Если случится такое, что нет дающего и нет принимающего, а только жизнь движется непрерывно между двумя берегами океана, — тогда вы впервые попробуете то, что я называю божественностью.
— Хорошо, Вимал?
— Да, Мастер.
12. ВИНО И ТОЧИЛО
14 января 1987.
Возлюбленный Мастер,
Тогда попросил старик корчмарь: «Скажи нам о Еде и Питье».
И он сказал: «О, если б только вы могли жить благоуханием земли и, как воздушные растения, питаться светом.
Но раз вынуждены вы убивать, чтобы насытиться, и лишать детеныша материнского молока, чтобы утолить свою жажду, пусть тогда это будет актом поклонения,
И пусть стол ваш станет алтарем, на который чистых и невинных из леса и равнины приносят в жертву еще более чистому и невинному в человеке.
Когда вы убиваете зверя, скажите ему в своем сердце:
Та же сила, что сразила тебя, сразит и меня, и меня тоже поглотят.
Ибо закон, который отдал тебя в мои руки, отдаст меня в руки еще более могущественные.
Твоя кровь и моя кровь — не что иное, как сок, питающий древо небес.
Когда вы надкусываете зубами яблоко, скажите ему в своем сердце:
Твои зерна будут жить в моем теле, бутоны твоего завтрашнего дня распустятся в моем сердце, твой аромат станет моим дыханием.
И вместе мы будем радоваться во все времена года.
Осенью, когда вы собираете виноград в своих виноградниках, чтобы точить из гроздий сок, скажите в своем сердце:
Я тоже виноградник, и мои плоды попадут в точило, и, как молодое вино, меня будут хранить в вечных сосудах.
И зимой, когда вы черпаете вино, воспевайте в своем сердце каждую чашу:
И пусть будет в песне память об осенних днях, о винограднике и о точиле».
Существенно, что этот вопрос — от старика.
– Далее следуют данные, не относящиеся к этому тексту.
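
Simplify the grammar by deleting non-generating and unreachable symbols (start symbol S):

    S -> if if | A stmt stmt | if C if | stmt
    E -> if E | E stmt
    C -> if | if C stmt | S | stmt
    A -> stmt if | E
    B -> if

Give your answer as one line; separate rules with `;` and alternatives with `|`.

Generating nonterminals: {A, B, C, S}.
Reachable from S after that: {A, C, S}.
Removed useless symbols: {B, E} and every production mentioning them.

S -> if if | A stmt stmt | if C if | stmt; C -> if | if C stmt | S | stmt; A -> stmt if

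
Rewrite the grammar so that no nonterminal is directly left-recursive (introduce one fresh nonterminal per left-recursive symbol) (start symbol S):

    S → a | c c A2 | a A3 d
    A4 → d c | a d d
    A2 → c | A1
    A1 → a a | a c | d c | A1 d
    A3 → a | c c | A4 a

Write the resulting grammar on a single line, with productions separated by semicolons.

S → a | c c A2 | a A3 d; A4 → d c | a d d; A2 → c | A1; A1 → a a A1' | a c A1' | d c A1'; A3 → a | c c | A4 a; A1' → d A1' | ε

A1 is directly left-recursive.
For A1: α = {d}, β = {a a, a c, d c}. Rewrite as A1 → β A1' and A1' → α A1' | ε.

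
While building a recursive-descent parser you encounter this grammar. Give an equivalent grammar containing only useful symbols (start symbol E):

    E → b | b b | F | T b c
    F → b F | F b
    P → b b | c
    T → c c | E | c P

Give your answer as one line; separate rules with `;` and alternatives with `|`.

Generating nonterminals: {E, P, T}.
Reachable from E after that: {E, P, T}.
Removed useless symbols: {F} and every production mentioning them.

E → b | b b | T b c; P → b b | c; T → c c | E | c P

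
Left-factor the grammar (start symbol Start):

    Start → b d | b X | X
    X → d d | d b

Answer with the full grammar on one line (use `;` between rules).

Start has alternatives sharing prefix 'b': factor to Start → b Start1 with Start1 → d | X.
X has alternatives sharing prefix 'd': factor to X → d X1 with X1 → d | b.

Start → X | b Start1; X → d X1; Start1 → d | X; X1 → d | b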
Все это метафоры, ведь Халиль Джебран поэт. У него есть проблески мистицизма, однако, сам по себе он не мистик. Поэтому я согласен не со всем, что он отвечает старику.
Старик — представитель традиционного ума, ортодоксального прошлого, всего мертвого. Но все же не было необходимости отвечать ему так, как отвечал Альмустафа. Здесь выявляется разница между поэтом и мистиком.
Эти слова исходят от самого Халиля Джебрана. Он больше не руки, через которые говорит Бог, не глаза, которые улыбаются вам улыбкой Бога. Окошко, открытое вечному, на мгновение закрылось.
Я уже говорил о различии между поэтом и мистиком: мистик всегда один и тот же, на той же высоте, на тех же освещенных солнцем вершинах, но поэт всегда падает с них обратно на землю.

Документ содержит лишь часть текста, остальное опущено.